Les caractéristiques des institutions totalitaires

Les Jeunesses identitaires comptent dans la plupart des grandes villes plus de militants que les autres groupes d’extrême droite, tels que le Front national de la jeunesse. Selon Samuel Bouron, la clé de l’engagement dans cette organisation se trouve dans l’existence de lieux militants autogérés, véritable entre-soi hors de portée des journalistes ou opposants politiques, qui contraignent eux en public à « se tenir ».(Les coupes sont signalées par des crochets, les notes de bas de page figurentsous l’onglet « Prolonger »).

Dans les coulisses du théâtre identitaire : l’expérience communautaire

[…] L’entrée chez les Identitaires suit un processus standardisé. Le premier contact s’établit en général par mail, excepté lorsque le nouveau militant est introduit par un membre de l’organisation. Un militant est alors désigné parmi les cadres du groupe pour jouer le rôle de « parrain », qui doit vérifier que les motivations du candidat à s’engager sont à la fois plausibles, cohérentes et conformes à la ligne politique des Identitaires. Un discours ouvertement néo-nazi serait par exemple un motif de rejet.
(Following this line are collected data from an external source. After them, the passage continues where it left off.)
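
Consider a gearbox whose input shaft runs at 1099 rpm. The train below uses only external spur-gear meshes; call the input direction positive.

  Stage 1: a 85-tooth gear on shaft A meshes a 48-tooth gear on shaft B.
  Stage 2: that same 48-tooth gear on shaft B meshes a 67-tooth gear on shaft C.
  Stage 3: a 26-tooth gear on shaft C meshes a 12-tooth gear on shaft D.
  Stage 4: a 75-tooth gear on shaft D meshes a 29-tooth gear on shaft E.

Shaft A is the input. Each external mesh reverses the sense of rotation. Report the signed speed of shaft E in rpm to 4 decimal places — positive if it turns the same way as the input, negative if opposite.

Stage 1 [85T→48T]: ω = 1099.0000×85/48 = 1946.1458 rpm, dir flips to −; running = −1946.1458
Stage 2 [48T→67T]: ω = 1946.1458×48/67 = 1394.2537 rpm, dir flips to +; running = +1394.2537
Stage 3 [26T→12T]: ω = 1394.2537×26/12 = 3020.8831 rpm, dir flips to −; running = −3020.8831
Stage 4 [75T→29T]: ω = 3020.8831×75/29 = 7812.6287 rpm, dir flips to +; running = +7812.6287

+7812.6287 rpm (same as input, |ω| = 7812.6287 rpm)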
Or, si je suis finalement entré dans le groupe, il m’a fallu du temps, lors de la rencontre avec mon « parrain », pour emporter véritablement son adhésion. Malgré mes efforts pour me renseigner sur ce groupe militant, ma façon de me présenter fut certainement, au départ, trop « institutionnelle » et dépendante de l’image que les Jeunesses identitaires renvoient vers l’extérieur.

Ce récit de mon entrée dans le groupe militant montre la difficulté d’appréhender un discours politique lorsqu’il n’est pas rattaché au système symbolique dans lequel il s’inscrit et dont il tire son sens. La participation au contexte d’énonciation donne alors à voir les principes de vision et de division communs au groupe.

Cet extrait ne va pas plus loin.